Maar impliciet spreekt dat besef van de innige samenhang tussen vroeger en nu uit Dèr Mouws gelijke aandacht voor de allernieuwste ideeën en de oudste mythologische en klassieke denkbeelden. Voor hem is de trein de eigentijdse vertegenwoordiger van de prehistorische sauriërs (p. 231), en in een beroemd sonnet (p. 93) behandelt hij het mythische verhaal van koning Midas en zijn kapper als een vroeg voorbeeld van Freudiaanse verdringing die een uitweg zoekt.
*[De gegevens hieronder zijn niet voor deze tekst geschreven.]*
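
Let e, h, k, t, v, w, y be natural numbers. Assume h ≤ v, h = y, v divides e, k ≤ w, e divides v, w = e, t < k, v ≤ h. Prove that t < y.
e divides v and v divides e, hence e = v. Because v ≤ h and h ≤ v, v = h. e = v, so e = h. h = y, so e = y. Because w = e and k ≤ w, k ≤ e. Since t < k, t < e. Since e = y, t < y.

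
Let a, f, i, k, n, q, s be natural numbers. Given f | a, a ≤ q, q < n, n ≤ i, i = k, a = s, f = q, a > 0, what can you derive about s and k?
s < k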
Hij toont zich trouwens met Freuds hele toen pàs opgestelde neurosenleer vertrouwd (p. 128 en p. 260-261); ook de destijds nog recente quantenleer van Planck (uit 1900) vindt een plaats in zijn poëzie (p. 476).
Menno ter Braak heeft in zijn grote essay over Dèr Mouw
| |
| |
(zie secundaire literatuur) opgemerkt dat de eerste reeks sonnetten te interpreteren valt als een korte samenvatting van het hele werk. (‘In de eerste sonnetten van Brahman is, embryonaal, alles gegeven, wat Adwaita had uit te spreken.’) En dat geldt met name voor het openingsgedicht.
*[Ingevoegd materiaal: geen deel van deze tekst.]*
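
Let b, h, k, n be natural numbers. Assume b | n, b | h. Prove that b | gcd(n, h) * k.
From b | n and b | h, b | gcd(n, h). Then b | gcd(n, h) * k.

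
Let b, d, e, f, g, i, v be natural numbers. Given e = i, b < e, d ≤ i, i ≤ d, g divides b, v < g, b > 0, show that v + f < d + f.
g divides b and b > 0, therefore g ≤ b. Because v < g, v < b. Because i ≤ d and d ≤ i, i = d. e = i, so e = d. From b < e, b < d. Since v < b, v < d. Then v + f < d + f.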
Door kelken van onwezenlijk kristal
schijnt de ondergrond van tragisch-paars fluweel.
Onzichtbaar is de lamp; langs iedre steel
hangt, smal en stil, een zonn'ge waterval.
Melkwegen welven; nevels, overal;
en sterrebeelden flikk'ren, puntig geel:
boven 't diep-werklijk paars tilt, irreëel,
iedere kelk, een spieglend niets, 't heelal.
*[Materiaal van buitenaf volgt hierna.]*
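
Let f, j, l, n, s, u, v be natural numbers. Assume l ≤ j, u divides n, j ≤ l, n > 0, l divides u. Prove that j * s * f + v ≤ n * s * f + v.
Because l ≤ j and j ≤ l, l = j. Because l divides u and u divides n, l divides n. n > 0, so l ≤ n. Since l = j, j ≤ n. By multiplying by a non-negative, j * s ≤ n * s. By multiplying by a non-negative, j * s * f ≤ n * s * f. Then j * s * f + v ≤ n * s * f + v.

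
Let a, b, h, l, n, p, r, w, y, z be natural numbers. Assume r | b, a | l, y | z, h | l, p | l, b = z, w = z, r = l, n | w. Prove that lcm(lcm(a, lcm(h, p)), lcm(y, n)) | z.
h | l and p | l, hence lcm(h, p) | l. a | l, so lcm(a, lcm(h, p)) | l. From r = l and r | b, l | b. lcm(a, lcm(h, p)) | l, so lcm(a, lcm(h, p)) | b. Since b = z, lcm(a, lcm(h, p)) | z. w = z and n | w, therefore n | z. Since y | z, lcm(y, n) | z. lcm(a, lcm(h, p)) | z, so lcm(lcm(a, lcm(h, p)), lcm(y, n)) | z.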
Zo zie ik, fijngeslepen, diafaan,
boven 't verdriet dat doorschijnt, zwevend staan
't kristalwerk van mijn verzen, rein en koel:
tot wereldnevel van stemming vervloeid,
tot flikk'rende gedachte ineen gegloeid,
zie 'k overal eenzelfde Godsgevoel.
De inhoud ervan kan in ontnuchterend proza als volgt worden weergegeven: Door kristallen glazen heen, die zo fijn doorschijnend zijn dat ze nauwelijks lijken te bestaan, is het paarse fluweel zichtbaar dat er als een rouwkleed onder ligt. Erboven hangt een onzichtbare lamp, die een stroom licht laat vallen langs steel en voet van de glazen. Zo is ook het heelal met al zijn schitterende melkwegen, sterrenstelsels en constellaties een niet werkelijk bestaand verschijnsel (immers niets dan de zichtbare verschijning der Idee), dat zich welft over het maar al te werkelijk bestaande paars: het lijden in de wereld. Zo schemert ook door mijn kunstig bewerkte verzen in hun afstandelijke zuiverheid het verdriet dat eraan ten grondslag ligt. Ze zijn zozeer op elkaar afgestemd en zo verweven tot één gedachte dat mijn Brahman-idee er overal uit te lezen valt.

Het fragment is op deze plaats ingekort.